The world premiere of Alloment Annie by Mark Mason, opening January 5th at Strawdog Theatre.
1944: In wartime, sometimes you have to kill to keep love alive.
What starts as a harebrained war profiteering scheme by a dashing Army Air Force pilot and a beautiful bartender turns into sex, betrayal and murder, and bodies start to fall in more ways than one during the most violent year of the twentieth century.
$5,000 is what we’re after, and here’s how we’ll use it:
We’re infusing swing dance, and take it from us, swingin’ ain’t easy.
We hired a choreographer to teach us to jump, jive and wail.
We’ve got period costumes. We’ve got radio. And we’ve got some darn talented actors.
Oh, and this: a fantastic brand new play by Chicago playwright Mark Mason, at Strawdog Theatre.
Never been seen before.
On top of that, if we reach $5K? All veterans and active military see the show for FREE. Any performance, any time.
Let’s make it happen.
Risks and challenges Learn about accountability on Kickstarter
There are always risks and challenges associated with being a "storefront" theatre company in Chicago:
1) We are itinerant - Since we match the venue to the individual plays we produce, we have performed at a number locations around Chicago. This creates a unique challenge, since our audiences are being asked to follow us from place to place. We overcome that challenge by partnering with the performance venue as well as surrounding establishments (restaurants, shops) to promote our show through cross-promotional and marketing efforts that create a "temporary home" in that neighborhood to successfully reach out to audiences in the area and beyond.
2) We have a limited budget and a lot of theatrical elements in the show - Allotment Annie has swing dancing, 1940's style radio, and some intense drama. Since we "infuse" other elements on stage (in this case swing dancing), making sure the production quality is always at a high level can be challenging and every show is a risk in that regard. We answer than challenge by bringing in pedigree performers, designers, and choreographers that are known for working within a limited budget but can still produce great results artistically. We have a track record of success (8 previous shows) to our credit where we feel we've overcome this challenge.
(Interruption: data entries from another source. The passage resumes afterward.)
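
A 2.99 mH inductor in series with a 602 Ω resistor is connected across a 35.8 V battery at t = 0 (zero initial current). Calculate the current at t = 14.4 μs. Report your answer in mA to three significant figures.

τ = L/R = 2.990×10^-3/602 = 4.967×10^-6 s; final current I_∞ = ε/R = 35.8/602 = 5.947×10^-2 A.
I(t) = I_∞(1 − e^(−t/τ)) with t/τ = 2.899.
I = (5.947×10^-2)(1 − e^(−2.899)) = 5.619×10^-2 A.

I ≈ 56.2 mA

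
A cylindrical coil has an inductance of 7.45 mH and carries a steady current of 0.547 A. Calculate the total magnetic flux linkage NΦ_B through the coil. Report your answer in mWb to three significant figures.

From L = NΦ_B/I, the flux linkage is NΦ_B = LI.
NΦ_B = (7.450×10^-3 H)(0.547 A) = 4.075×10^-3 Wb.

NΦ_B ≈ 4.08 mWb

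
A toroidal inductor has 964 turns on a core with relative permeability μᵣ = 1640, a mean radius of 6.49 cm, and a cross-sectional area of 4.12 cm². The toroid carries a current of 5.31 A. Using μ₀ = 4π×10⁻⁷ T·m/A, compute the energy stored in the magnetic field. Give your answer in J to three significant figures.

U ≈ 27.3 J

L = μ₀μᵣN²A/(2πR) = (4π×10⁻⁷)(1640)(964)²(4.120×10^-4)/(2π×6.490×10^-2) = 1.934998 H.
U = ½LI² = ½(1.934998)(5.31)² = 27.28 J.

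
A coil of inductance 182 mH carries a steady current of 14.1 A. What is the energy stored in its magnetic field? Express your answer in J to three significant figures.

U ≈ 18.1 J

Stored magnetic energy: U = ½LI².
U = ½(0.182 H)(14.1 A)² = 18.09 J.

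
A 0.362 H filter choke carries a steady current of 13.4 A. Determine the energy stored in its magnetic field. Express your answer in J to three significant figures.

Stored magnetic energy: U = ½LI².
U = ½(0.362 H)(13.4 A)² = 32.5 J.

U ≈ 32.5 J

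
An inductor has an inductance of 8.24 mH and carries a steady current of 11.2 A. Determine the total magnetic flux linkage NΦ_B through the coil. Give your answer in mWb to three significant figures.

From L = NΦ_B/I, the flux linkage is NΦ_B = LI.
NΦ_B = (8.240×10^-3 H)(11.2 A) = 9.229×10^-2 Wb.

NΦ_B ≈ 92.3 mWb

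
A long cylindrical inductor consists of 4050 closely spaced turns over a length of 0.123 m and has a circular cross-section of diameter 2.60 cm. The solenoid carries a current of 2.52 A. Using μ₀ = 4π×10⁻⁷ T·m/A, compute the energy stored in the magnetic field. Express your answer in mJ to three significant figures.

A = π(d/2)² = π(1.300×10^-2 m)² = 5.309×10^-4 m².
L = μ₀N²A/ℓ = (4π×10⁻⁷)(4050)²(5.309×10^-4)/(0.123) = 8.897×10^-2 H.
U = ½LI² = ½(8.897×10^-2)(2.52)² = 0.2825 J.

U ≈ 283 mJ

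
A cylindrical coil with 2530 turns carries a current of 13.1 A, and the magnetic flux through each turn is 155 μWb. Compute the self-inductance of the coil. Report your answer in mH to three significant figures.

Self-inductance is defined by L = NΦ_B/I (flux linkage over current).
L = (2530)(1.550×10^-4 Wb)/(13.1 A) = 2.994×10^-2 H.

L ≈ 29.9 mH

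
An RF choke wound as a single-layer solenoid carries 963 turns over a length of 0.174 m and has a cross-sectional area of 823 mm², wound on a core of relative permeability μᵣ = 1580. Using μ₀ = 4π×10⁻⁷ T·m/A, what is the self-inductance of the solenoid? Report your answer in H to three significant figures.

A = 823 mm² = 8.230×10^-4 m².
For a long solenoid, L = μ₀μᵣN²A/ℓ.
L = (4π×10⁻⁷)(1580)(963)²(8.230×10^-4)/(0.174 m) = 8.709 H.

L ≈ 8.71 H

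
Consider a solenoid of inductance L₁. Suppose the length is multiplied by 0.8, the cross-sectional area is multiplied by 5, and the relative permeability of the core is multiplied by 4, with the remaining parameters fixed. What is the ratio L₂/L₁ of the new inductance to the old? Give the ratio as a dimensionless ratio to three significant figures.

L₂/L₁ = 25.0

For a solenoid, L ∝ μᵣN²A/ℓ.
L₂/L₁ = (0.8)^-1 × (5) × (4) = 25.0.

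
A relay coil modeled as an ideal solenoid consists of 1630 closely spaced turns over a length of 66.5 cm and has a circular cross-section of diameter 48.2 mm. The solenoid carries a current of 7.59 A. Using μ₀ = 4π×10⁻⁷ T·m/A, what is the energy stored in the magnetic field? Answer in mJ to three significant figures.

U ≈ 264 mJ

A = π(d/2)² = π(2.410×10^-2 m)² = 1.8247×10^-3 m².
L = μ₀N²A/ℓ = (4π×10⁻⁷)(1630)²(1.8247×10^-3)/(0.665) = 9.161×10^-3 H.
U = ½LI² = ½(9.161×10^-3)(7.59)² = 0.2639 J.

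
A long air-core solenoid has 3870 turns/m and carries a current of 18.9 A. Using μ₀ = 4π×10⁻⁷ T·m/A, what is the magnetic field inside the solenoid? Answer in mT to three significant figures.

B ≈ 91.9 mT

Inside a long solenoid, B = μ₀nI.
B = (4π×10⁻⁷)(3.870×10^3 m⁻¹)(18.9 A) = 9.191×10^-2 T.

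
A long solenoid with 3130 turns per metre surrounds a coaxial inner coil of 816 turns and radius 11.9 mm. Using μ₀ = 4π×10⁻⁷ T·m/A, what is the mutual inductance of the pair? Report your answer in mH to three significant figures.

M ≈ 1.43 mH

The outer solenoid produces a uniform field B₁ = μ₀n₁I₁ across the inner coil,
so the flux linkage is N₂Φ = N₂B₁A₂ = μ₀n₁N₂A₂·I₁, giving M = μ₀n₁N₂A₂.
A₂ = πr² = π(1.190×10^-2 m)² = 4.449×10^-4 m².
M = (4π×10⁻⁷)(3130)(816)(4.449×10^-4) = 1.428×10^-3 H.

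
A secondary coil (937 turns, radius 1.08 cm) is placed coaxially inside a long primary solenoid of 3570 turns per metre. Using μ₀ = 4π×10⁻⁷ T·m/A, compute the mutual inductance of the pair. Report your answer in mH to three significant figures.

The outer solenoid produces a uniform field B₁ = μ₀n₁I₁ across the inner coil,
so the flux linkage is N₂Φ = N₂B₁A₂ = μ₀n₁N₂A₂·I₁, giving M = μ₀n₁N₂A₂.
A₂ = πr² = π(1.080×10^-2 m)² = 3.664×10^-4 m².
M = (4π×10⁻⁷)(3570)(937)(3.664×10^-4) = 1.540×10^-3 H.

M ≈ 1.54 mH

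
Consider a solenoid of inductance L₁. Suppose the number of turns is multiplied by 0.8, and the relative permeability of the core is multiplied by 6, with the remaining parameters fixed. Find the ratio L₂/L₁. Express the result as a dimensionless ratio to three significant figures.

L₂/L₁ = 3.84

For a solenoid, L ∝ μᵣN²A/ℓ.
L₂/L₁ = (0.8)^2 × (6) = 3.84.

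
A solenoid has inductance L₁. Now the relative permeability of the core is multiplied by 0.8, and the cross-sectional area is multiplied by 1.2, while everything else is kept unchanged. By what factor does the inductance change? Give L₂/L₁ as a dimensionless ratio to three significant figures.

For a solenoid, L ∝ μᵣN²A/ℓ.
L₂/L₁ = (0.8) × (1.2) = 0.960.

L₂/L₁ = 0.960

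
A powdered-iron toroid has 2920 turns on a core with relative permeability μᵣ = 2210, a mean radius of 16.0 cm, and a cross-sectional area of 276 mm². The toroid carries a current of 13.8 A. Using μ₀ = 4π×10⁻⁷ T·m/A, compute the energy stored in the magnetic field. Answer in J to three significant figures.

U ≈ 619 J

L = μ₀μᵣN²A/(2πR) = (4π×10⁻⁷)(2210)(2920)²(2.760×10^-4)/(2π×0.16) = 6.501 H.
U = ½LI² = ½(6.501)(13.8)² = 619 J.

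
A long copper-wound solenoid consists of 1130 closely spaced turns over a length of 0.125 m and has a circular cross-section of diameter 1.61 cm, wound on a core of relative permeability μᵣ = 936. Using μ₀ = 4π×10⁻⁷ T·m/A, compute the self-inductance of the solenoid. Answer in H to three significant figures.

A = π(d/2)² = π(8.050×10^-3 m)² = 2.036×10^-4 m².
For a long solenoid, L = μ₀μᵣN²A/ℓ.
L = (4π×10⁻⁷)(936)(1130)²(2.036×10^-4)/(0.125 m) = 2.446 H.

L ≈ 2.45 H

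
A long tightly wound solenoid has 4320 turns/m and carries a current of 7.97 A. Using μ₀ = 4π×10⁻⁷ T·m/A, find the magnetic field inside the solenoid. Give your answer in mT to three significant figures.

B ≈ 43.3 mT

Inside a long solenoid, B = μ₀nI.
B = (4π×10⁻⁷)(4.320×10^3 m⁻¹)(7.97 A) = 4.327×10^-2 T.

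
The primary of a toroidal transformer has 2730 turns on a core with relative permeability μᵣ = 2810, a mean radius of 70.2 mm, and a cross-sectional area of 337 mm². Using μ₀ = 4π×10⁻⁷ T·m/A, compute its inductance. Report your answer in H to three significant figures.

L ≈ 20.1 H

For a thin toroid, L = μ₀μᵣN²A/(2πR).
L = (4π×10⁻⁷)(2810)(2730)²(3.370×10^-4) / (2π×7.020×10^-2 m) = 20.11 H.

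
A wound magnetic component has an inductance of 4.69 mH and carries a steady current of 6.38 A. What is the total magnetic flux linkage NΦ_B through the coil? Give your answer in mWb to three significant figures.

From L = NΦ_B/I, the flux linkage is NΦ_B = LI.
NΦ_B = (4.690×10^-3 H)(6.38 A) = 2.992×10^-2 Wb.

NΦ_B ≈ 29.9 mWb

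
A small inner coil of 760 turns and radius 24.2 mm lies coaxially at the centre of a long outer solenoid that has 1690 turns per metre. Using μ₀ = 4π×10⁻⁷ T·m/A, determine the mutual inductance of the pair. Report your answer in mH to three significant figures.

M ≈ 2.97 mH

The outer solenoid produces a uniform field B₁ = μ₀n₁I₁ across the inner coil,
so the flux linkage is N₂Φ = N₂B₁A₂ = μ₀n₁N₂A₂·I₁, giving M = μ₀n₁N₂A₂.
A₂ = πr² = π(2.420×10^-2 m)² = 1.840×10^-3 m².
M = (4π×10⁻⁷)(1690)(760)(1.840×10^-3) = 2.970×10^-3 H.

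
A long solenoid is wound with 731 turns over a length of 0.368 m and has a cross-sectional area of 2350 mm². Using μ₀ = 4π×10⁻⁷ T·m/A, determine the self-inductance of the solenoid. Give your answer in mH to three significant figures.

A = 2350 mm² = 2.350×10^-3 m².
For a long solenoid, L = μ₀N²A/ℓ.
L = (4π×10⁻⁷)(731)²(2.350×10^-3)/(0.368 m) = 4.288×10^-3 H.

L ≈ 4.29 mH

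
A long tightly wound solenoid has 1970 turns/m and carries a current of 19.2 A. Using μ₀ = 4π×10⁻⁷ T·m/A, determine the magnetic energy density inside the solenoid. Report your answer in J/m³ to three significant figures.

B = μ₀nI = (4π×10⁻⁷)(1.970×10^3)(19.2) = 4.753×10^-2 T.
u = B²/(2μ₀) = (4.753×10^-2)²/(2×4π×10⁻⁷) = 898.9 J/m³.

u ≈ 899 J/m³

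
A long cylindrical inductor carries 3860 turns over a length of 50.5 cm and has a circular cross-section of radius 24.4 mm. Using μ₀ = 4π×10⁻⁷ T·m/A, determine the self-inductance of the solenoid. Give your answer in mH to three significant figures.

A = πr² = π(2.440×10^-2 m)² = 1.870×10^-3 m².
For a long solenoid, L = μ₀N²A/ℓ.
L = (4π×10⁻⁷)(3860)²(1.870×10^-3)/(0.505 m) = 6.9346×10^-2 H.

L ≈ 69.3 mH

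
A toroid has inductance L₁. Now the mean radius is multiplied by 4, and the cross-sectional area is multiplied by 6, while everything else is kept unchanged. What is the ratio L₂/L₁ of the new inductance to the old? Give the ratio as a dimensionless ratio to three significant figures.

For a toroid, L ∝ μᵣN²A/R.
L₂/L₁ = (4)^-1 × (6) = 1.50.

L₂/L₁ = 1.50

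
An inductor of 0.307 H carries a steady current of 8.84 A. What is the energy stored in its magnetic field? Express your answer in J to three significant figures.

Stored magnetic energy: U = ½LI².
U = ½(0.307 H)(8.84 A)² = 12 J.

U ≈ 12.0 J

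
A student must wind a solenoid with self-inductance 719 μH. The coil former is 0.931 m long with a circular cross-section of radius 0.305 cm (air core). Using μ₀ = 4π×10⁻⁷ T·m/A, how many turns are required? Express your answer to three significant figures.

A = πr² = π(3.050×10^-3 m)² = 2.922×10^-5 m².
From L = μ₀N²A/ℓ, N = √(Lℓ / (μ₀A)).
N = √[(7.190×10^-4)(0.931) / ((4π×10⁻⁷)×2.922×10^-5)] = √(1.823×10^7) ≈ 4269.3.

N ≈ 4270 turns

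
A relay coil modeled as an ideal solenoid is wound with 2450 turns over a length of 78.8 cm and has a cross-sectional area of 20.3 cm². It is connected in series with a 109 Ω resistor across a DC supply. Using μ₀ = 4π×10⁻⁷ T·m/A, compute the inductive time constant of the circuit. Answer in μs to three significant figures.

τ ≈ 178 μs

A = 20.3 cm² = 2.030×10^-3 m².
L = μ₀N²A/ℓ = (4π×10⁻⁷)(2450)²(2.030×10^-3)/(0.788) = 1.943×10^-2 H.
τ = L/R = (1.943×10^-2)/(109) = 1.783×10^-4 s.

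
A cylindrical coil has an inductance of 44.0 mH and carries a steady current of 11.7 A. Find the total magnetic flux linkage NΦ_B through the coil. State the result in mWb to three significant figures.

From L = NΦ_B/I, the flux linkage is NΦ_B = LI.
NΦ_B = (4.400×10^-2 H)(11.7 A) = 0.5148 Wb.

NΦ_B ≈ 515 mWb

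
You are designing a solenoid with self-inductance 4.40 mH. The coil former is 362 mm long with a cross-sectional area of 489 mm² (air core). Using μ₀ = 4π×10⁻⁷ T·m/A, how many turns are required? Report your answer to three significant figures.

A = 489 mm² = 4.890×10^-4 m².
From L = μ₀N²A/ℓ, N = √(Lℓ / (μ₀A)).
N = √[(4.400×10^-3)(0.362) / ((4π×10⁻⁷)×4.890×10^-4)] = √(2.592×10^6) ≈ 1610.0.

N ≈ 1610 turns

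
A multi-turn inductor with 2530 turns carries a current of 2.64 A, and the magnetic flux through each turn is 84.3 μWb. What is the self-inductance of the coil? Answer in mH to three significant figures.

L ≈ 80.8 mH

Self-inductance is defined by L = NΦ_B/I (flux linkage over current).
L = (2530)(8.430×10^-5 Wb)/(2.64 A) = 8.079×10^-2 H.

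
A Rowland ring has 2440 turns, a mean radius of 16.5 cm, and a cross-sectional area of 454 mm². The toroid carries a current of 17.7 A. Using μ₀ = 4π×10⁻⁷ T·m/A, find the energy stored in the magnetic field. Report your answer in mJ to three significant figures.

U ≈ 513 mJ

L = μ₀N²A/(2πR) = (4π×10⁻⁷)(2440)²(4.540×10^-4)/(2π×0.165) = 3.276×10^-3 H.
U = ½LI² = ½(3.276×10^-3)(17.7)² = 0.5132 J.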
3) Marketing is a challenge - We have been around since 2006, so we do have a built-in audience base. However, we are performing this show at a venue where we haven't previously produced (Strawdog Theatre). We are also asking potential audiences to take a chance on a world premiere - in other words, a play that has never been produced before, written by a young, up-and-coming playwright but not a household name. It is always risky to produce new work, and this is especially true with a playwright who is on the rise as well. We overcome this challenge through multiple marketing and promotional channels including social media campaigns, very targeted advertising (within the Lakeview/Wrigleyville neighborhood), and discounts and even free tickets that get folks in the door during the early stages of the production run. That way we can get that word of mouth going - the most important factor to the success of one of our shows.
4) A script in progress - We are producing a show for which the script is still being developed. We are simultaneously rehearsing the play as well as working with the playwright to make sure the script is everything it can and should be. This can be challenging and fairly risky because we have the expectation that the play will get to a certain place in terms of the script itself, but it's a leap of faith we took when we rehearsals began on this project. We have addressed this challenge with terrific personnel, including a Director, Production Dramaturg, and the InFusion Artistic Director, all working closely with the playwright to help him take his show to the next level.